KAMERA MAROS – Suasana di depan Gedung DPRD Kabupaten Maros mendadak riuh pada Rabu, 18 Februari 2026. Puluhan massa dari Dewan Pimpinan Cabang (DPC) Konfederasi Serikat Pekerja Seluruh Indonesia (KSPSI) Kabupaten Maros berkumpul, menyuarakan keresahan atas apa yang mereka sebut sebagai pengabaian hak normatif pekerja dan karut-marutnya prosedur perizinan di wilayah tersebut.
Di bawah terik matahari, Sekretaris DPC KSPSI Maros, Sadikin Sahir, dengan tegas menyatakan bahwa negara tidak boleh menutup mata terhadap nasib para pekerja yang menjadi ujung tombak program strategis Makan Bergizi Gratis (MBG).
Jeritan Pekerja di Balik Program Makan Bergizi
Sadikin menyoroti ironi yang terjadi di lapangan. Program MBG yang digadang-gadang membawa kesejahteraan bagi masyarakat justru diduga menindas pekerjanya sendiri. Berdasarkan temuan KSPSI, banyak pekerja di yayasan pengelola dapur MBG yang belum mendapatkan hak dasarnya sesuai dengan Perda Ketenagakerjaan Nomor 3 Tahun 2025.
“Ini masalah serius. Hak normatif pekerja—mulai dari upah yang layak, kepastian status kontrak, hingga jaminan sosial—seolah diabaikan. Fondasi program ini adalah kesejahteraan rakyat, jangan sampai dibangun di atas penderitaan tenaga kerjanya,” tegas Sadikin di sela-sela orasinya.
Prosedur Izin yang “Lompat Pagar”
Tidak hanya urusan perut pekerja, KSPSI juga mengendus aroma tak sedap dalam tata kelola Persetujuan Bangun Gedung (PBG). Mereka menemukan adanya perusahaan yang memegang PBG tanpa dibarengi dengan izin lingkungan yang sah. Sebuah prosedur yang dinilai cacat administrasi dan berpotensi merusak tatanan regulasi di Kabupaten Maros.
Atas dasar temuan tersebut, KSPSI melayangkan empat tuntutan keras:
Meminta DPRD Maros segera memanggil ketua yayasan pengelola dapur MBG untuk klarifikasi pelanggaran hak normatif.
Mendesak Disnakertrans untuk melakukan pembinaan intensif agar yayasan tunduk pada Perda Ketenagakerjaan.
Meminta DPRD melakukan pengawasan ketat terhadap kinerja DPMPTSP terkait prosedur penerbitan PBG yang disinyalir melanggar aturan.

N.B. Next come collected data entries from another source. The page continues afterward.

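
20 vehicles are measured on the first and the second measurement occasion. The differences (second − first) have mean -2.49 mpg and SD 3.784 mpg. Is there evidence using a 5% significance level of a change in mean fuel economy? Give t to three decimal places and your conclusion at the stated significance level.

H0: μ_d = 0; H1: μ_d ≠ 0 (paired t-test on the differences, two-sided).
t = d̄/(s_d/√n) = -2.49/(3.784/√20) = -2.943
df = n − 1 = 19
Two-sided p-value ≈ 0.0084
Since p ≈ 0.0084 < α = 0.05, reject H0; the data support H1.

t = -2.943; reject H0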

Mendesak DPMPTSP mengevaluasi seluruh PBG yang terbit tanpa izin lingkungan.
Ancaman Jalur Hukum
KSPSI tidak sekadar berorasi. Mereka memberikan peringatan keras kepada pemerintah daerah. Jika tuntutan tersebut tidak segera direspons dengan tindakan nyata dan evaluasi yang transparan, pihak serikat pekerja tidak akan segan-segan menempuh jalur hukum. “Jika DPMPTSP tidak menindaklanjuti ini, kami akan membawa perkara ini ke aparat penegak hukum (APH),” pungkas Sadikin.
Respon Sekretariat Dewan
Aspirasi tersebut akhirnya diterima oleh Sekretaris Dewan (Sekwan) Kabupaten Maros, Kartono. Ia menjelaskan bahwa pimpinan dan anggota DPRD tidak dapat menemui massa secara langsung lantaran adanya agenda rapat yang sudah terjadwal sebelumnya, ditambah dengan surat pemberitahuan aksi yang baru diterima pihak Sekretariat pada pagi hari.

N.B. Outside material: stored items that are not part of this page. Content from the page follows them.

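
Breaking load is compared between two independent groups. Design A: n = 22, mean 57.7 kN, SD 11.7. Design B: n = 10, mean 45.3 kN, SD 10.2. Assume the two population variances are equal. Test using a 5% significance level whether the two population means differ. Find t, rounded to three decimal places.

Let group 1 = design A, group 2 = design B. H0: μ_1 = μ_2; H1: μ_1 ≠ μ_2 (two-sample pooled-variance t-test, two-sided).
s_p² = [(22−1)·11.7² + (10−1)·10.2²]/(22+10−2) = 127.035
t = (57.7 − 45.3)/√[127.035·(1/22 + 1/10)] = 2.885
df = n₁ + n₂ − 2 = 30
Two-sided p-value ≈ 0.007
Since p ≈ 0.007 < α = 0.05, reject H0; the evidence is statistically significant.

2.885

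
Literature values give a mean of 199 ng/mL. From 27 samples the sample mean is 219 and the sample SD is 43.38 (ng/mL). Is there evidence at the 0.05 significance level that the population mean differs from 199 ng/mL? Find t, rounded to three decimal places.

2.396

H0: μ = 199; H1: μ ≠ 199 (one-sample t-test, two-sided).
t = (x̄ − μ₀)/(s/√n) = (219 − 199)/(43.38/√27) = 2.396
df = n − 1 = 26
Two-sided p-value ≈ 0.0241
Since p ≈ 0.0241 < α = 0.05, reject H0; the data support H1.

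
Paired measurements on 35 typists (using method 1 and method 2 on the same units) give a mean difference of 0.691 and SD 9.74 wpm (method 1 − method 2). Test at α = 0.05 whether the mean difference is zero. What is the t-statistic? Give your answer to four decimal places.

0.4197

H0: μ_d = 0; H1: μ_d ≠ 0 (paired t-test on the differences, two-sided).
t = d̄/(s_d/√n) = 0.691/(9.74/√35) = 0.4197
df = n − 1 = 34
Two-sided p-value ≈ 0.6773
Since p ≈ 0.6773 > α = 0.05, fail to reject H0; the data do not provide sufficient evidence against H0.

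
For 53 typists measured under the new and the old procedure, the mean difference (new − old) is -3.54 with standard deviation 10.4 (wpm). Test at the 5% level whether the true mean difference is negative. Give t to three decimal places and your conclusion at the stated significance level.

H0: μ_d = 0; H1: μ_d < 0 (paired t-test on the differences, left-tailed).
t = d̄/(s_d/√n) = -3.54/(10.4/√53) = -2.478
df = n − 1 = 52
p-value = P(T ≤ -2.478) ≈ 0.008
Since p ≈ 0.008 < α = 0.05, reject H0; the data support H1.

t = -2.478; reject H0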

“Kami telah menerima seluruh dokumen tuntutan dari teman-teman KSPSI. Kami pastikan aspirasi ini akan segera kami sampaikan kepada pimpinan dewan pada kesempatan pertama untuk segera ditindaklanjuti,” ujar Kartono singkat.

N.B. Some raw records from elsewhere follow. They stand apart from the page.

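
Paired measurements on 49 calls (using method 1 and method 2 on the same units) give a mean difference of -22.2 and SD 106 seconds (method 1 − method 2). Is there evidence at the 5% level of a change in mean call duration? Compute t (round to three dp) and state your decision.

H0: μ_d = 0; H1: μ_d ≠ 0 (paired t-test on the differences, two-sided).
t = d̄/(s_d/√n) = -22.2/(106/√49) = -1.466
df = n − 1 = 48
Two-sided p-value ≈ 0.1492
Since p ≈ 0.1492 > α = 0.05, fail to reject H0; the evidence is not statistically significant.

t = -1.466; fail to reject H0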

Aksi ini menjadi pengingat bagi pemerintah daerah di Maros bahwa setiap kebijakan, betapapun mulianya, harus tetap mematuhi koridor hukum, menghargai hak asasi manusia, dan mengedepankan transparansi. Kini, bola panas berada di tangan DPRD dan dinas terkait; apakah mereka akan segera bertindak atau membiarkan polemik ini bergulir ke ranah hukum.